The biggest problem with coming-of-age indies is that what “makes or breaks” the films are stories told from unique perspectives, and I keep seeing stories told from the exact same perspective over and over again. Morris from America makes the wise decision to double as coming-of-age drama and fish-out-of-water comedy. Director Chad Hartigan’s film about a 13-year-old black American adjusting to his new life in lily-white Germany is much better than other films of its sort, even if it does takes a familiar route after starting from an original premise.
The film opens with Morris (Markees Christmas) bobbing his head up and down while he listens to old hip hop with his dad, Curtis (Craig Robinson). As they argue whether the music is any good, it’s immediately clear: Christmas and Robinson are great together. Christmas gets a bit more screen time because it’s his characters’ coming-of-age story, but Morris from America feels like a buddy film between Christmas and Robinson. This being Christmas’ first film, it’s incredible that he’s so good. He even keeps up with Robinson when the material gets weighty.
Between the current season of USA’s Mr. Robot and Morris from America, Robinson is on a hot streak that I don’t want to see end anytime soon. I love him when he’s funny, but Robinson is a dramatic force who I’d be totally excited to see tackle heavier stuff. Playing a widower experiencing just as much of a culture shock as his son, Robinson tinges all of his humor with a sense of frustrated grief that resonates just as deeply as Christmas’, and much more deeply than anything else in Morris from America.
Outside of Christmas and Robinson, Morris from America ranges from fine to flat. It relies too heavily on coming-of-age film cliché’s that would be irritating in more pretentious hands. The German girl Morris falls for, Katrin (Lina Keller), is a cardboard cut-out of the “manic pixie dream girl” we’ve grown used to seeing in coming-of-age films, and Keller isn’t given much character to work with. Carla Juri is solid as Inka, the instructor teaching Morris how to speak German, but her function as a mentor feels vastly unexplored by the end of the film. The supporting characters never quite work as well as they should on-screen, even when Morris is great in the same scene.

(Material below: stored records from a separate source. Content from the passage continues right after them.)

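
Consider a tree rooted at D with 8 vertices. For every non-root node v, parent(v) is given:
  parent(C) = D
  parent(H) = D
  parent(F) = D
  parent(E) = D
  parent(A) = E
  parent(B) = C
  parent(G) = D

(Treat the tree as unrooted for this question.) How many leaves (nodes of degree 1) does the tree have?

Degree-1 nodes: A, B, F, G, H — 5 of them.

5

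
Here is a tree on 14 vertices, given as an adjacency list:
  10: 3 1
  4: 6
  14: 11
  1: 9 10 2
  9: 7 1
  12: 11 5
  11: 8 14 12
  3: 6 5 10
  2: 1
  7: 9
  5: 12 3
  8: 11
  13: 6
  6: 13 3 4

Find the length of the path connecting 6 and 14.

5

Walking from 6: 6–3–5–12–11–14. Length 5.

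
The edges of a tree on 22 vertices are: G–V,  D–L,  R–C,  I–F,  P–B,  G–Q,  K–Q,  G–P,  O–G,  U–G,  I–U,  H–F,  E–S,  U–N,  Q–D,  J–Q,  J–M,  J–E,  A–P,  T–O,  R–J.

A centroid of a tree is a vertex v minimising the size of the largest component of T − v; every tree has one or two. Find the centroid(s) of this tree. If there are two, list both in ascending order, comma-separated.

Delete G: the remaining components have sizes 10, 5, 3, 2, 1. Max 10 ≤ 11, so G is a centroid.
Every other node leaves some component of size > 11, so the centroid is unique.

G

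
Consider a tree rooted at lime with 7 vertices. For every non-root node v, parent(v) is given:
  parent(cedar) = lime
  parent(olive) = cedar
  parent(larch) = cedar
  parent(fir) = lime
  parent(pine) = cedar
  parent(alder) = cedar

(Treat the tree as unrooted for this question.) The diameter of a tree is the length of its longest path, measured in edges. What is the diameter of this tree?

3

Starting from fir, a farthest node is larch at distance 3.
One longest path: fir–lime–cedar–larch.
So the diameter is 3.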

The ending is disappointing and doesn’t feel like it fits Morris’ journey, but the journey itself was still the worth the trip. Despite it’s flaws, and there were many, Christmas and Robinson simply made Morris from America a downright pleasant experience. Even when it wasn’t quite working, I just enjoyed that I was watching the two actors in a film that really tried to do something a bit different. Morris from America isn’t a great coming-of-age film, but it’s a coming-of-age film that has enough original elements to overshadow unoriginal ones. It’s good and, at least, good isn’t bad. As for Christmas and Robinson, they’re great and I hope we see them together again.